ViDoRe¶
Visual Document Retrieval benchmark (V1 QA datasets).
Overview¶
| Field | Value |
|---|---|
| Modality | Multimodal (Images) |
| Generation GT | Yes (varies by dataset) |
| Structure | 1:1 query-to-image pairs |
Description¶
ViDoRe (Visual Document Retrieval) V1 evaluates retrieval systems on document images, including PDF pages, slides, and screenshots.

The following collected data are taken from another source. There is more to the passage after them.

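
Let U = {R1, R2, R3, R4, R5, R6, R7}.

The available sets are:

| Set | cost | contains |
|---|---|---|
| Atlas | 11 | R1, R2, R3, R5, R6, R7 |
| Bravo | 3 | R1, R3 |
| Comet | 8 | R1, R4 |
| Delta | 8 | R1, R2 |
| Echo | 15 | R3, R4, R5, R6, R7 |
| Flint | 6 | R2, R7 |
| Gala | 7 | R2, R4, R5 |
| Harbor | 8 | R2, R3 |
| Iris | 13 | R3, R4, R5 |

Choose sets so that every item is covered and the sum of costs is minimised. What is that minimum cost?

Atlas, Gala together cover every item (Atlas ∪ Gala = {R1, R2, R3, R4, R5, R6, R7}); total cost 11 + 7 = 18.
The greedy pick Bravo, Gala, Atlas costs 21; no covering selection beats 18.

18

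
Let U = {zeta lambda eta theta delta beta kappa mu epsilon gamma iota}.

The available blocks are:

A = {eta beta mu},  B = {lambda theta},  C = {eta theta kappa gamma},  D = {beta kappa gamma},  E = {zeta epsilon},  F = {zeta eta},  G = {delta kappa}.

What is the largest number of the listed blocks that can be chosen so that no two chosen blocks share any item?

A, B, E, G are pairwise disjoint (A={eta,beta,mu}; B={lambda,theta}; E={zeta,epsilon}; G={delta,kappa}).
Every remaining block overlaps one of these, and no 5 of the listed blocks are pairwise disjoint, so 4 is the maximum.

4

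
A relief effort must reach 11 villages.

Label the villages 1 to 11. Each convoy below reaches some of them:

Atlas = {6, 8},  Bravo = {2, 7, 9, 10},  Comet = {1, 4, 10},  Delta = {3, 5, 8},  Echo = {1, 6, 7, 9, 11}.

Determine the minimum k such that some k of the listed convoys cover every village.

Bravo and Comet and Delta and Echo together: Bravo ∪ Comet ∪ Delta ∪ Echo = {1, 2, 3, 4, 5, 6, 7, 8, 9, 10, 11} — every village is covered.
Only Bravo contains 2, so Bravo is forced; the remaining 7 villages need at least 3 more convoys (each remaining convoy adds at most 3) — so at least 4 convoys are needed, and 4 is optimal.

4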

Each dataset contains query-image pairs where the task is to retrieve the relevant document image for a given query.
Available Datasets¶
| Dataset | Rows | Answer Format | Language |
|---|---|---|---|
arxivqa_test_subsampled |
500 | Multiple choice (A/B/C/D) | English |
docvqa_test_subsampled |
500 | Held out (test set) | English |
infovqa_test_subsampled |
500 | Held out (test set) | English |
tabfquad_test_subsampled |
280 | None | French |
tatdqa_test |
1663 | None | English |
shiftproject_test |
1000 | List of strings | French |
syntheticDocQA_artificial_intelligence_test |
1000 | List of strings | English |
syntheticDocQA_energy_test |
~1000 | List of strings | English |
syntheticDocQA_government_reports_test |
~1000 | List of strings | English |
syntheticDocQA_healthcare_industry_test |
~1000 | List of strings | English |
Download¶
autorag-research data restore vidore <dataset_name>_<embedding_model>
Ingest from Source¶
# Ingest ArxivQA dataset with ColPali embeddings
autorag-research ingest -n vidore --extra dataset-name=arxivqa_test_subsampled --embedding-model=colpali
# Ingest DocVQA with custom query limit
autorag-research ingest -n vidore --extra dataset-name=docvqa_test_subsampled --query-limit=100 --embedding-model=colpali
# Skip embedding (ingest data only)
autorag-research ingest -n vidore --extra dataset-name=tatdqa_test --skip-embedding
Best For¶
- Visual document understanding
- PDF page retrieval
- Multimodal embedding evaluation
- Document QA benchmarking